= Angel Balevski =

Angel Tonchev Balevski (Ангел Балевски) (4 March 1910 – 15 September 1997) was a Bulgarian engineer, inventor, and politician. He has been a member of the State Council of the People's Republic of Bulgaria for the whole duration of its existence (1971-1989). Balevski was president of the Bulgarian Academy of Sciences (1968-1988), Co-president of the International Academy of Science, Munich (1988-1997) and chairman of the Bulgarian Pugwash Group.

==Life==
He graduated from a technical school in Brno in the Czech Republic in 1934 and started his professional career as a metallurgical engineer. Later he was a professor at numerous universities across Europe. Balevski was the founder of the Bulgarian academic school in the field of metal sciences and technologies. He was successful in designing a hot pressing machine for non-ferrous metals.

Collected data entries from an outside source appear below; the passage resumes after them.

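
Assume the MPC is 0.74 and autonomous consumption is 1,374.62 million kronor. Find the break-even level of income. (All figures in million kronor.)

At break-even, C = Y: 1374.62 + 0.74Y = Y
0.26Y = 1374.62, so Y = 1374.62/0.26 = 5287

Y = 5287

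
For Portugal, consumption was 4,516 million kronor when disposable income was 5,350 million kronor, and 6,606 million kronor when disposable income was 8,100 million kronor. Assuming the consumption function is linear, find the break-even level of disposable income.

MPC = (6606 − 4516)/(8100 − 5350) = 2090/2750 = 0.76
a = 4516 − 0.76(5350) = 4516 − 4066 = 450
Break-even: Y = a/(1−MPC) = 450/0.24 = 1875

Y = 1875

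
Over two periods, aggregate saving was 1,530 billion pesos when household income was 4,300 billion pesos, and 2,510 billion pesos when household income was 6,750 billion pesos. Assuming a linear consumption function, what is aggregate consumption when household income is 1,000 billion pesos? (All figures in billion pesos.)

MPS = ΔS/ΔY = (2510 − 1530)/(6750 − 4300) = 980/2450 = 0.4
MPC = 1 − MPS = 0.6
Autonomous saving = 1530 − 0.4(4300) = -190, so a = 190
C = 190 + 0.6(1000) = 190 + 600 = 790

C = 790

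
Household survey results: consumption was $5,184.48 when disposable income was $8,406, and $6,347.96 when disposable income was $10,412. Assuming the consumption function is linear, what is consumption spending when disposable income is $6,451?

MPC = (6347.96 − 5184.48)/(10412 − 8406) = 1163.48/2006 = 0.58
a = 5184.48 − 0.58(8406) = 5184.48 − 4875.48 = 309
C = 309 + 0.58(6451) = 309 + 3741.58 = 4050.58

C = 4050.58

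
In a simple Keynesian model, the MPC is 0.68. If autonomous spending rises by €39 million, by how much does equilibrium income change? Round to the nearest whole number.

ΔY ≈ 122

The multiplier is 1/(1 − MPC) = 1/0.32.
ΔY = 39/0.32 = 121.88 ≈ 122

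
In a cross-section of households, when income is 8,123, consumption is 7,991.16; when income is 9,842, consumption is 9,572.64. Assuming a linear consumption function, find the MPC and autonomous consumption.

MPC = ΔC/ΔY = (9572.64 − 7991.16)/(9842 − 8123) = 1581.48/1719 = 0.92
a = C − MPC·Y = 7991.16 − 0.92(8123) = 7991.16 − 7473.16 = 518

MPC = 0.92; a = 518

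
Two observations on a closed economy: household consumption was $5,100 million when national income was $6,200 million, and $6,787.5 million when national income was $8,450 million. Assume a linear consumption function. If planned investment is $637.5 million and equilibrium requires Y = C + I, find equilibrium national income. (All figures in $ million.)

Y = 4350

MPC = (6787.5 − 5100)/(8450 − 6200) = 1687.5/2250 = 0.75
a = 5100 − 0.75(6200) = 450
Equilibrium: Y = 450 + 0.75Y + 637.5
0.25Y = 1087.5, so Y = 1087.5/0.25 = 4350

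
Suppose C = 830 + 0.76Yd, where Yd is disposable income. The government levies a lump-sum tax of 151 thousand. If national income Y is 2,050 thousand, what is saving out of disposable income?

S = -374.24

Yd = Y − T = 2050 − 151 = 1899
C = 830 + 0.76(1899) = 830 + 1443.24 = 2273.24
S = Yd − C = 1899 − 2273.24 = -374.24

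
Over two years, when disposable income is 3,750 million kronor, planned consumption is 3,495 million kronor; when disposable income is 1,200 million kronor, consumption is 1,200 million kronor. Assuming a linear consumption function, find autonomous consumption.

MPC = ΔC/ΔY = (3495 − 1200)/(3750 − 1200) = 2295/2550 = 0.9
a = C − MPC·Y = 1200 − 0.9(1200) = 1200 − 1080 = 120

a = 120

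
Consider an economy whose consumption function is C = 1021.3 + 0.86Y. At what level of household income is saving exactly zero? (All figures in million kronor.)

Y = 7295

At break-even, C = Y: 1021.3 + 0.86Y = Y
0.14Y = 1021.3, so Y = 1021.3/0.14 = 7295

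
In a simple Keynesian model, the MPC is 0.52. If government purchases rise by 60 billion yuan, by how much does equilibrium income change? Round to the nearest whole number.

The multiplier is 1/(1 − MPC) = 1/0.48.
ΔY = 60/0.48 = 125.00 ≈ 125

ΔY ≈ 125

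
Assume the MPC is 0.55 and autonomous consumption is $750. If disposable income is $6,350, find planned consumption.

C = 750 + 0.55(6350) = 750 + 3492.5 = 4242.5

C = 4242.5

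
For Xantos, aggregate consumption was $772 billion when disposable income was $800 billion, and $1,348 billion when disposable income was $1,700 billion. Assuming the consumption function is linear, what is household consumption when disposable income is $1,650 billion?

C = 1316

MPC = (1348 − 772)/(1700 − 800) = 576/900 = 0.64
a = 772 − 0.64(800) = 772 − 512 = 260
C = 260 + 0.64(1650) = 260 + 1056 = 1316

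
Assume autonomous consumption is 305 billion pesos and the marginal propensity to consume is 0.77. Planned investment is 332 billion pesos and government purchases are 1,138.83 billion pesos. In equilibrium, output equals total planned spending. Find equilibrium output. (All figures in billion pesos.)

Y = C + I + G = 305 + 0.77Y + 332 + 1138.83
Y − 0.77Y = 1775.83
0.23Y = 1775.83, so Y = 1775.83/0.23 = 7721

Y = 7721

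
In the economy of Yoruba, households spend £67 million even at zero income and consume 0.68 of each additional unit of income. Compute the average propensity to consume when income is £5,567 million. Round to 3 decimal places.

APC = 0.692

C = 67 + 0.68(5567) = 3852.56
APC = C/Y = 3852.56/5567 = 0.692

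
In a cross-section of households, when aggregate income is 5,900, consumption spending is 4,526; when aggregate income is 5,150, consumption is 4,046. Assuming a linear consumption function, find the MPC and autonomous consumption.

MPC = 0.64; a = 750

MPC = ΔC/ΔY = (4526 − 4046)/(5900 − 5150) = 480/750 = 0.64
a = C − MPC·Y = 4046 − 0.64(5150) = 4046 − 3296 = 750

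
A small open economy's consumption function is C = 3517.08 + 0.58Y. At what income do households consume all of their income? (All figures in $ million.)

At break-even, C = Y: 3517.08 + 0.58Y = Y
0.42Y = 3517.08, so Y = 3517.08/0.42 = 8374

Y = 8374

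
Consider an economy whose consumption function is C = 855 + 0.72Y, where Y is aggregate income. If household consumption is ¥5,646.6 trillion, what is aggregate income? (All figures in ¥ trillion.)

Y = 6655

855 + 0.72Y = 5646.6
0.72Y = 4791.6, so Y = 4791.6/0.72 = 6655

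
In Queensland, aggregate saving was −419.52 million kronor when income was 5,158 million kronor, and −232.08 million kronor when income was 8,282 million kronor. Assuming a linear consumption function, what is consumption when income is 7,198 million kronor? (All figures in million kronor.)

C = 7495.12

MPS = ΔS/ΔY = (-232.08 − (-419.52))/(8282 − 5158) = 187.44/3124 = 0.06
MPC = 1 − MPS = 0.94
Autonomous saving = -419.52 − 0.06(5158) = -729, so a = 729
C = 729 + 0.94(7198) = 729 + 6766.12 = 7495.12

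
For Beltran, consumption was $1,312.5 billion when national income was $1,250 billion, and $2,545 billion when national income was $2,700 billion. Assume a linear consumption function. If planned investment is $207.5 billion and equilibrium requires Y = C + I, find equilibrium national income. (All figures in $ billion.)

Y = 3050

MPC = (2545 − 1312.5)/(2700 − 1250) = 1232.5/1450 = 0.85
a = 1312.5 − 0.85(1250) = 250
Equilibrium: Y = 250 + 0.85Y + 207.5
0.15Y = 457.5, so Y = 457.5/0.15 = 3050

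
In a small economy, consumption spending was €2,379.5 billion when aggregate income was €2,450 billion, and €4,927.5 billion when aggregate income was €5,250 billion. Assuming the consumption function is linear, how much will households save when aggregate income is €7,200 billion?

S = 498

MPC = (4927.5 − 2379.5)/(5250 − 2450) = 2548/2800 = 0.91
a = 2379.5 − 0.91(2450) = 2379.5 − 2229.5 = 150
C = 150 + 0.91(7200) = 6702
S = 7200 − 6702 = 498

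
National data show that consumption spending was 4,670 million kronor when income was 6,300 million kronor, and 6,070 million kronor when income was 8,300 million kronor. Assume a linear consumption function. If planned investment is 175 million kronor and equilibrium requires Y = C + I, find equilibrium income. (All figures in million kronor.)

MPC = (6070 − 4670)/(8300 − 6300) = 1400/2000 = 0.7
a = 4670 − 0.7(6300) = 260
Equilibrium: Y = 260 + 0.7Y + 175
0.3Y = 435, so Y = 435/0.3 = 1450

Y = 1450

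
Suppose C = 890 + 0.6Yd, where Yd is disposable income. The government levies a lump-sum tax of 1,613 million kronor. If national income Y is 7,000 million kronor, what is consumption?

C = 4122.2

Yd = Y − T = 7000 − 1613 = 5387
C = 890 + 0.6(5387) = 890 + 3232.2 = 4122.2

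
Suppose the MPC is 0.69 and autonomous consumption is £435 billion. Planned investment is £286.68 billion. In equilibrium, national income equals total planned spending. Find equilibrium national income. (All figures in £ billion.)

Y = 2328

Y = C + I = 435 + 0.69Y + 286.68
Y − 0.69Y = 721.68
0.31Y = 721.68, so Y = 721.68/0.31 = 2328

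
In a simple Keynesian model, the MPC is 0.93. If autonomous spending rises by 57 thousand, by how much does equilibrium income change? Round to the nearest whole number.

ΔY ≈ 814

The multiplier is 1/(1 − MPC) = 1/0.07.
ΔY = 57/0.07 = 814.29 ≈ 814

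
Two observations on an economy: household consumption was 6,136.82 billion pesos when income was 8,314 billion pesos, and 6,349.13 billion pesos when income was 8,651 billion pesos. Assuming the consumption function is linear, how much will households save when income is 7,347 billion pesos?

MPC = (6349.13 − 6136.82)/(8651 − 8314) = 212.31/337 = 0.63
a = 6136.82 − 0.63(8314) = 6136.82 − 5237.82 = 899
C = 899 + 0.63(7347) = 5527.61
S = 7347 − 5527.61 = 1819.39

S = 1819.39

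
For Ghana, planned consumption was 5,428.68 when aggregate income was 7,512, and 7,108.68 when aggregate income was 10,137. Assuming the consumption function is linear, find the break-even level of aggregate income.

Y = 1725

MPC = (7108.68 − 5428.68)/(10137 − 7512) = 1680/2625 = 0.64
a = 5428.68 − 0.64(7512) = 5428.68 − 4807.68 = 621
Break-even: Y = a/(1−MPC) = 621/0.36 = 1725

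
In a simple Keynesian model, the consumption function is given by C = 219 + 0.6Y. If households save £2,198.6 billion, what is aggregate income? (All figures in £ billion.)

Y = 6044

S = Y − C = -219 + 0.4Y
-219 + 0.4Y = 2198.6, so 0.4Y = 2417.6 and Y = 6044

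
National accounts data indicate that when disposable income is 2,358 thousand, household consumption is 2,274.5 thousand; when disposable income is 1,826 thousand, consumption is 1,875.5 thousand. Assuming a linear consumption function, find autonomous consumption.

a = 506

MPC = ΔC/ΔY = (2274.5 − 1875.5)/(2358 − 1826) = 399/532 = 0.75
a = C − MPC·Y = 1875.5 − 0.75(1826) = 1875.5 − 1369.5 = 506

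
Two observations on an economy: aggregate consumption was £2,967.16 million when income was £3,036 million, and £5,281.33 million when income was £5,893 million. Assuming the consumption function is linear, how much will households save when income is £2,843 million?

MPC = (5281.33 − 2967.16)/(5893 − 3036) = 2314.17/2857 = 0.81
a = 2967.16 − 0.81(3036) = 2967.16 − 2459.16 = 508
C = 508 + 0.81(2843) = 2810.83
S = 2843 − 2810.83 = 32.17

S = 32.17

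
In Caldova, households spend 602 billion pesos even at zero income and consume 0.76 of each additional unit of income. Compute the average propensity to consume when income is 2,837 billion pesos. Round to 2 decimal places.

C = 602 + 0.76(2837) = 2758.12
APC = C/Y = 2758.12/2837 = 0.97

APC = 0.97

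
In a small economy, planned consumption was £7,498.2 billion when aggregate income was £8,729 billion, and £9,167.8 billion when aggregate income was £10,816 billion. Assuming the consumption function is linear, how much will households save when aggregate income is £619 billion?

MPC = (9167.8 − 7498.2)/(10816 − 8729) = 1669.6/2087 = 0.8
a = 7498.2 − 0.8(8729) = 7498.2 − 6983.2 = 515
C = 515 + 0.8(619) = 1010.2
S = 619 − 1010.2 = -391.2

S = -391.2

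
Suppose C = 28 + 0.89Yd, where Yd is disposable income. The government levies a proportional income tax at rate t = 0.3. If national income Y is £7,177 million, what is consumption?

Yd = (1 − 0.3)(7177) = 0.7(7177) = 5023.9
C = 28 + 0.89(5023.9) = 28 + 4471.271 = 4499.271

C = 4499.271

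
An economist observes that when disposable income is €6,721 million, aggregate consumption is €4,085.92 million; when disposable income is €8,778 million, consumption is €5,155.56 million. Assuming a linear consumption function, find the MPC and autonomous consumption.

MPC = 0.52; a = 591

MPC = ΔC/ΔY = (5155.56 − 4085.92)/(8778 − 6721) = 1069.64/2057 = 0.52
a = C − MPC·Y = 4085.92 − 0.52(6721) = 4085.92 − 3494.92 = 591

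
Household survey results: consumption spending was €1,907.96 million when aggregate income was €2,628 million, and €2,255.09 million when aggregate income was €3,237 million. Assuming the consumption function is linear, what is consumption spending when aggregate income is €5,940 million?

MPC = (2255.09 − 1907.96)/(3237 − 2628) = 347.13/609 = 0.57
a = 1907.96 − 0.57(2628) = 1907.96 − 1497.96 = 410
C = 410 + 0.57(5940) = 410 + 3385.8 = 3795.8

C = 3795.8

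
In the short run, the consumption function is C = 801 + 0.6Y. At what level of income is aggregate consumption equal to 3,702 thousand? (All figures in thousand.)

Y = 4835

801 + 0.6Y = 3702
0.6Y = 2901, so Y = 2901/0.6 = 4835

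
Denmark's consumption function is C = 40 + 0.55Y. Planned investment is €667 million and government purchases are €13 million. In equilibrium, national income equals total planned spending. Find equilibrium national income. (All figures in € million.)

Y = C + I + G = 40 + 0.55Y + 667 + 13
Y − 0.55Y = 720
0.45Y = 720, so Y = 720/0.45 = 1600

Y = 1600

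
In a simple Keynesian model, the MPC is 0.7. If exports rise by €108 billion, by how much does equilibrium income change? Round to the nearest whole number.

The multiplier is 1/(1 − MPC) = 1/0.3.
ΔY = 108/0.3 = 360.00 ≈ 360

ΔY ≈ 360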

He developed an original method for cast iron production from Bulgarian raw materials in a rotating drum furnace. Together with Ivan Dimov, he developed a counter-pressure casting method which was a novelty in world foundry technology and was protected by over 100 patent documents in Bulgaria and abroad. He was the author or co-author of more than seven monographs and academic textbooks.

==Awards==
Balevski was elected honorary and foreign member of the academies and research societies in many countries. He was the Co-president of the International Academy of Science, Munich (1988) and a member of the Board of the Pugwash Movement of Scientists for Peace (1971).

He was presented with the highest Bulgarian and foreign awards for his contribution to science and inventions, including two Dimitrov Prizes, the French Palmes académiques, the Lomonosov Gold Medal of the Russian Academy of Sciences and others. He was also awarded the honorary title of People's Scientist. He was Doctor h.c. of the Technical University, Sofia.